I’ve always been fond of my birthdate, it pleased me as a nerdy kid to have a birthday right after Earth day (rhyme!) and when I later found out that Shakespeare was born and died on the day1 it added some class. Two years ago I learned that the day is also St. George’s day, but it wasn’t until very recently I even looked at what he was patron of. Turns out, totally appropriate birth-day saint, since he was also Palestinian. Rock.
Anyhow, as of late I’ve been all embroidery-y and trying to use stitching as just another media, something to draw with and be just another “graphic mark“. I am not a single media person at all, and I’ve been trying to better integrate my stitching into the other work I do and have done. So. I figured, birthdays? Totally a good push to do something about it and what better than a haiographic saint icon to work with as a subject?
There was a lot of image searching to get the brain churning. What bothered me about a lot of the traditional icons was that a) the dragon came from a lake, not a cave guys; 2) always the dragon is being stabbed in the image, which is false advertising as St. George doesn’t kill the dragon right there— he puts this princess’ girdle on it and takes it back to the village to bully them all into being baptised; 3) he was a Roman soldier and part Palestinian, something not often reflected in his face or clothing (which is just how religious arts work traditionally, but still2). So I did a drawing, transferred it to my fabric and got to work.

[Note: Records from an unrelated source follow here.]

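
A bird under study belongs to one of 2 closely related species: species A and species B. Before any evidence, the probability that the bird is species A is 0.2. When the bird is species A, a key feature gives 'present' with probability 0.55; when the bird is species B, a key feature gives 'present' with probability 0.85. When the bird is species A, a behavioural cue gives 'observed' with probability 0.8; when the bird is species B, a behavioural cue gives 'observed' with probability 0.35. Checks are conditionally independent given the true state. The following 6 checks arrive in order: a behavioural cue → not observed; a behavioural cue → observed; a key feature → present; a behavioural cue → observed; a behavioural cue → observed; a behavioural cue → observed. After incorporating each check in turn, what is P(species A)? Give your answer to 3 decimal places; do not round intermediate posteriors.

0.576

Apply Bayes' rule sequentially, carrying P(species A) forward.
After a behavioural cue='not observed': P(species A) = 0.2·0.2000 / (0.2·0.2000 + 0.65·0.8000) ≈ 0.0714
After a behavioural cue='observed': P(species A) = 0.8·0.0714 / (0.8·0.0714 + 0.35·0.9286) ≈ 0.1495
After a key feature='present': P(species A) = 0.55·0.1495 / (0.55·0.1495 + 0.85·0.8505) ≈ 0.1021
After a behavioural cue='observed': P(species A) = 0.8·0.1021 / (0.8·0.1021 + 0.35·0.8979) ≈ 0.2064
After a behavioural cue='observed': P(species A) = 0.8·0.2064 / (0.8·0.2064 + 0.35·0.7936) ≈ 0.3728
After a behavioural cue='observed': P(species A) = 0.8·0.3728 / (0.8·0.3728 + 0.35·0.6272) ≈ 0.5760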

Overall, it worked out to eight days of stitching on the MAX (I tend to read on the bus legs of the trip, as it is jouncy and hard to work precisely) and a lovely afternoon of painting, 12-15 hours total. Which isn’t bad, especially considering that a chunk of that was technical dead time anyhow.
The end result I’m super happy with, its a step in a good direction, I think. I love stitching and embroidery because it is like painting and sculpting and sewing all together.
All in all, a nice way to ring out my 25th year and bring in the next.
1. According to the Julian calendar.
2. I think this is partially why the knight/dragon thing is so medival and England, because it was painted that way so often, despite the whole thing going down in the late third century.